Salah satu masalah mendasar yang sampai saat
ini masih belum terselesaikan adalah masalah kelembagaan, yang antara lain
belum terbentuknya Unit Pengelolaan Hutan dalam bentuk Kesatuan Pengelolaan
Hutan (KPH) baik pada kawasan hutan produksi, lindung maupun konservasi,
khususnya di luar P. Jawa.
Dalam jangka menengah dan panjang, investasi
yang kini telah dijalankan oleh Departemen Kehutanan berupa gerakan
rehabilitasi hutan dan lahan maupun investasi swasta dalam pembangunan hutan
tanaman dalam suatu kesatuan wilayah tertentu, seharusnya perlu disinkronkan
guna menjadi berbagai bentuk kelas perusahaan untuk memenuhi aneka ragam
kebutuhan bahan baku industri hasil hutan. Sinkronisasi saat ini belum dapat
diwujudkan karena KPH sebagai unit perencanaan (planning unit) dan
sebagai unit menajemen (management unit) belum dapat diwujudkan secara
riil di tingkat tapak.
Berdasarkan uraian di atas, maka
pembentukan KPH merupakan upaya untuk mewujudkan kondisi pemungkin (enabling
conditions) dicapainya pengelolaan sumberdaya hutan secara berkelanjutan,
dan oleh karena itu perlu diupayakan percepatan pembentukan KPH di tingkat
tapak dengan kejelasan tujuan, wilayah kelola dan institusi pengelolanya,
sehingga laju degradasi hutan dapat di perkecil. Tekad untuk membangun KPH
tersebut telah dimandatkan di dalam UU No. 41 Tahun 1999 tentang Kehutanan,
yang lebih lanjut ditegaskan kembali di dalam PP No. 44 Tahun 2004 tentang
Perencanaan Kehutanan, yang pelaksanaannya diatur melalui Keputusan Menteri
Kehutanan No. 230/Kpts-II/2003 tentang Pembentukan KPHP yang secara teknis
diatur melalui keputusan Kepala Badan Planologi Kehutanan No. SK.14/VII-PW/2004
tentang Pedoman Pelaksanaan KPHP.
Pembentukan KPHP
dalam peraturan di atas meliputi :
a.
Penyusunan Rancang Bangun KPHP, yang dilaksanakan oleh Gubernur;
b.
Arahan Pencadangan, yang diberikan oleh Menteri Kehutanan berdasarkan
rancang bangun yang diajukan oleh Gubernur;
c.
Pembentukan, yang harus disusun oleh Bupati berdasarkan Arahan dari
Menteri Kehutanan yang selanjutnya Gubernur mengusulkan penetapannya kepada
Menteri Kehutanan;
d. Penetapan,
Menteri menetapkan KPHP berdasarkan usulan pembentukan dari Gubernur.

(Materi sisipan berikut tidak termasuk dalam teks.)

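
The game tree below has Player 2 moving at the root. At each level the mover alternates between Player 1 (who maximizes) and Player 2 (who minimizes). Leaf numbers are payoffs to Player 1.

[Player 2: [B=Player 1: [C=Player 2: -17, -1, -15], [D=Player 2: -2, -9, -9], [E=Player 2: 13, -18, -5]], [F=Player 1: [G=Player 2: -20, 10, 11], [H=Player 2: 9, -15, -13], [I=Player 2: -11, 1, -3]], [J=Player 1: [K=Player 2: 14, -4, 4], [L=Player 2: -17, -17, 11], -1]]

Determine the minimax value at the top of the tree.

C (Player 2): min(-17, -1, -15) = -17
D (Player 2): min(-2, -9, -9) = -9
E (Player 2): min(13, -18, -5) = -18
B (Player 1): max(-17, -9, -18) = -9
G (Player 2): min(-20, 10, 11) = -20
H (Player 2): min(9, -15, -13) = -15
I (Player 2): min(-11, 1, -3) = -11
F (Player 1): max(-20, -15, -11) = -11
K (Player 2): min(14, -4, 4) = -4
L (Player 2): min(-17, -17, 11) = -17
J (Player 1): max(-4, -17, -1) = -1
Root (Player 2): min(-9, -11, -1) = -11

-11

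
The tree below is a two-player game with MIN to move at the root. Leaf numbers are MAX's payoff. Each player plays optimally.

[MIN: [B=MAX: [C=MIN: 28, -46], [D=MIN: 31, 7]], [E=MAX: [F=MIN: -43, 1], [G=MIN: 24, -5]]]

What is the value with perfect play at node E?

-5

F: min(-43, 1) = -43
G: min(24, -5) = -5
E: max(-43, -5) = -5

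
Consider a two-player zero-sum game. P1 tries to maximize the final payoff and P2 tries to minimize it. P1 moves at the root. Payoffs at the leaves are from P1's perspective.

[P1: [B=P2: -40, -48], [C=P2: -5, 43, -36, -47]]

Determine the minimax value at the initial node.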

Tahap berikutnya setelah proses Penetapan KPHP
adalah pembentukan institusi pengelola unit KPHP, sehingga akan terbangun wujud
riil KPHP di tingkat tapak yang antara lain meliputi penetapan wilayah
pengelolaan dan institusi pengelola/kelembagaan serta jenis aktifitasnya. Untuk
dapat mewujudkan pembangunan KPHP tersebut diperlukan mobilisasi sumberdaya,
yang penganggarannya dapat didukung melalui APBN, APBD maupun sumber lain.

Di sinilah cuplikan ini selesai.